The planet, named Kepler-78b, “foreshadows leaps forward in the search for life beyond the solar system,” Drake Deming, an astronomer at the University of Maryland at College Park who was not involved in the paper, wrote in a commentary.
Kepler-78b has a mass that’s 80% greater than Earth’s and a radius that’s only 20% longer, which comes out to a density that nearly matches Earth’s density of 5.5 and makes it “a virtual twin of Earth by astronomical standards,” Deming wrote.
But the planet defies theoretical expectations for how planets formed. Scientists really aren’t sure how it got there, given that its parent star was bigger when it was younger. If the planet had formed where it is today, it would have been inside the star.

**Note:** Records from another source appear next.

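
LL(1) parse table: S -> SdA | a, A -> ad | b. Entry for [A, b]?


For [A, b]: 'b' ∈ FIRST(b)
Entry: A -> b


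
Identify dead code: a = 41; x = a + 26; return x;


a is read by x's definition; x is returned
No dead code


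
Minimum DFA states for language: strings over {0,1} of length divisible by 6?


Track length mod 6: states 0..5, accept at 0
Minimal DFA: 6 states


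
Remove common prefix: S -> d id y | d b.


Common prefix: 'd'
Factored: S -> d S', S' -> id y | b


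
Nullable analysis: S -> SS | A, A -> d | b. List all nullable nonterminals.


A nonterminal is nullable iff some alternative derives ε (directly, or every symbol in it is nullable)
Nullable: {}


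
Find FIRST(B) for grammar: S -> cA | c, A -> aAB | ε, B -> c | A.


Per alternative of B: FIRST(c) = {c}; FIRST(A) = {a, ε}
FIRST(B) = {a, c, ε}


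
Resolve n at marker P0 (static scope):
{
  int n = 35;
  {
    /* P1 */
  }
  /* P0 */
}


n declared in the same block as P0
n = 35


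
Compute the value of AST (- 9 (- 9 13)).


Evaluate inner: (- 9 13) = -4
Evaluate root: (- 9 -4) = 13
Result: 13


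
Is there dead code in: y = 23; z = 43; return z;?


y is assigned but never read
Dead: 'y = 23'


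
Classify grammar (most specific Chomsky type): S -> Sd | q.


Left-linear: every RHS is a terminal or one nonterminal followed by a terminal
Classification: Type 3 (Regular)


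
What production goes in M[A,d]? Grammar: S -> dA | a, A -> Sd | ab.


For [A, d]: 'd' ∈ FIRST(Sd)
Entry: A -> Sd


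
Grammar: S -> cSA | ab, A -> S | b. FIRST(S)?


Per alternative of S: FIRST(cSA) = {c}; FIRST(ab) = {a}
FIRST(S) = {a, c}


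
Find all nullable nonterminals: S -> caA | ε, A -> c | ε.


A nonterminal is nullable iff some alternative derives ε (directly, or every symbol in it is nullable)
Nullable: {A, S}


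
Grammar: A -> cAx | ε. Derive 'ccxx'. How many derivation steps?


Derivation: A => cAx => ccAxx => ccxx
Steps: 3


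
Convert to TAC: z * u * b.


Break into single-operator statements:
t1 = z * u
t2 = t1 * b


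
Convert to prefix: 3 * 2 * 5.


left-to-right (same/higher precedence on left): tree is (* (* 3 2) 5)
Prefix: * * 3 2 5


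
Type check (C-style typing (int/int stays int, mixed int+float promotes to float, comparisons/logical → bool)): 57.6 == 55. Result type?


Operand types: float == int
Rule: comparison yields bool
Result type: bool


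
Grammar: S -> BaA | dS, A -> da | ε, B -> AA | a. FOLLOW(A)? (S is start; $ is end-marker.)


$ ∈ FOLLOW(S). For each A -> αBβ: add FIRST(β)\{ε} to FOLLOW(B); if β nullable, add FOLLOW(A).
FOLLOW(A) = {$, a, d}


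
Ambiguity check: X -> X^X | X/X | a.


'a^a/a' has two parse trees (no precedence encoded between ^ and /)
Ambiguous


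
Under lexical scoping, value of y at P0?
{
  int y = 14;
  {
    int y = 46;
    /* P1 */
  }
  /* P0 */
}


y declared in the same block as P0
y = 14


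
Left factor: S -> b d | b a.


Common prefix: 'b'
Factored: S -> b S', S' -> d | a


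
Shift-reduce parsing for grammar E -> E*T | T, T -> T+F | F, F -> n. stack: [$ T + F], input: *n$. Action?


handle 'T+F' on top
Action: reduce (T -> T+F)


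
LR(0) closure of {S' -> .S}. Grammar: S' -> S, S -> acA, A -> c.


Start: S' -> .S
For each item with dot before a nonterminal B, add B -> .γ for every B-production
Closure: [S' -> .S, S -> .acA]


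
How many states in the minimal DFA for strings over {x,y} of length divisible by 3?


Track length mod 3: states 0..2, accept at 0
Minimal DFA: 3 states


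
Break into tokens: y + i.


Scan left to right, longest-match per lexeme
Tokens: ID(y), OP(+), ID(i)


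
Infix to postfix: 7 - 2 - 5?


Left to right (same or higher precedence on left)
Postfix: 7 2 - 5 -


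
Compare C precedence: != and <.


'<' is relational (level 7); '!=' is equality (level 6)
Higher level binds tighter
'<' has higher precedence than '!='


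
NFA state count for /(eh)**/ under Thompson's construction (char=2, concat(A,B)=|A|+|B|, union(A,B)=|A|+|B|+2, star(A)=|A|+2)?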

“That doesn’t work – so it would have to form further away from the star and then gradually migrate its way in to where it is now,” Latham said. “But that’s got a bit of a problem too because it’s so close.”
The planet is doomed, he added. In a few hundred million years, “it’ll get swallowed by the star.”
The rocky planet was discovered using the Kepler Space Telescope, which until its recent crippling would stare at a single patch of the heavens, waiting for dips in starlight that meant a planet was crossing in front of its star.
Finding such a small planet is a challenge. But because the planet is so close to its star, it completes a full orbit in just 8.5 hours, and its many transits in a short amount of time made it easier to pick out.
Figuring out its mass (and density) was another challenge. That requires a whole other technique called radial velocity, which uses the Doppler effect to measure the little wobbles in the star caused by the planet’s gravitational tug. This wobble causes the star’s light to stretch to redder wavelengths and squeeze to bluer ones, and scientists can pick out this red shift and blue shift and determine how big the troublesome planet must be.
Using data from the HARPS-N instrument on the Galileo National Telescope in Italy, the researchers were able to determine this planet’s mass (and thus the density), but it’s too difficult to use the radial velocity technique to find mass for every planet they’ve found using Kepler, Latham said.
“The Doppler measurements will be the bottleneck for the foreseeable future,” Latham said.
But they do hope it’s the start of something.
“The existence of Kepler-78b shows that, at the very least, extrasolar planets of Earth-like composition are not rare,” Deming said.